Ask someone why they have a particular houseplant, or any houseplant for that matter, and the answer usually falls somewhere between, “someone gave it to me,” and “I thought it looked cool.”
It’s that gift you get for someone when you have no idea what to get them. Or maybe you get excited and buy one every time you move—lucky if you’re still remembering to water it six weeks later.
I choose something that isn’t terrible, and that doesn’t cost more than everything else, hope it doesn’t take too much responsibility, and figure it’s worth more than flowers, that it’ll last longer at least, since it isn’t dead to begin with.
In elementary school, middle school, high school, we learn about photosynthesis, plants take in carbon dioxide, plants release oxygen—more nature means more breathable air. I had always thought we were talking about trees, redwoods, whole rainforests—the Amazon. Turns out though, a houseplant is more than just some pretty face, that these small attempts to green up the place are in fact making our lives happier and healthier.
According to the EPA we spend nearly all of our time indoors, almost 80% of it. We go from our homes to school, or work; to the library, and the coffee shop, and out to dinner, and to the movies; into stores and on public transportation, and then back home again—and bringing everything that we’ve picked up along the way right back inside. Everything from carbon dioxide to pesticides to something simply referred to as “volatile organic compounds.” If you really want to be grossed out, read the EPA’s Indoor Air Report.
So, NASA scientists did a study, as they’re known to do, and what did they find? What is it keeping all those toxins at bay?
Houseplants filter out toxic air pollutants the same way any tree would. They’ve even been found to help fight the common cold.
Being under their influence houseplants can reduce anxiety, improve focus and concentration, and can significantly reduce feelings of fear and anger by replacing them with a sense of calm and well-being.
But if you fill your apartment with potted plants and Ficus trees, there’s a good chance someone is going try to have you committed. Plus I’d have to figure out how to get a tree home on the bus.
What you can do though, is hang them from the ceiling and everyone will think it’s coolest thing ever.
And if you’ve been by Bloom Room recently you may have noticed our small attempt to add a little more green to the space.

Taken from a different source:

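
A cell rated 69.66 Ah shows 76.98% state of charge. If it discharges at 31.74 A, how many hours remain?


Step 1: remaining = SOC/100 * C_total = 76.98/100 * 69.66 = 53.624 Ah
Step 2: t = remaining / I = 53.624 / 31.74 = 1.689 hr

1.689 hr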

Having replaced the holiday snowflakes hanging just over reception with a whole array of plants that little, if any care.
You can use any type of low light houseplant. We used common ivy varieties, and Tillandsia air plants, but you can use anything that has a solid root system in place (not succulents though).
Air plants are great because they take hardly any attention at all. They absorb everything they need through their leaves—no soil, no potting, no plant food. Instead of staying rooted in one place, they can grow just about anywhere, on rocks, in glass jars, or on dead branches, using their roots to keep themselves grounded wherever they might happen to be. And even better, they thrive on neglect! A little mist of water once a week, some circulation, and they’re good.
Ivy isn’t much work either. Once you get them set up they’ll get growing all on their own. You start by taking apart the plant and root systems. Remove the entire root soil bundle from the pot and spread it out on a larger surface to work the roots apart. Rinse the soil off of the roots before placing them in the jar, fill with enough water to submerge the roots. Make sure to keep the water filled, and that’s about it.
They’ll be cleaning up your air in no time. Or you can come by Bloom Room and breathe in some of ours.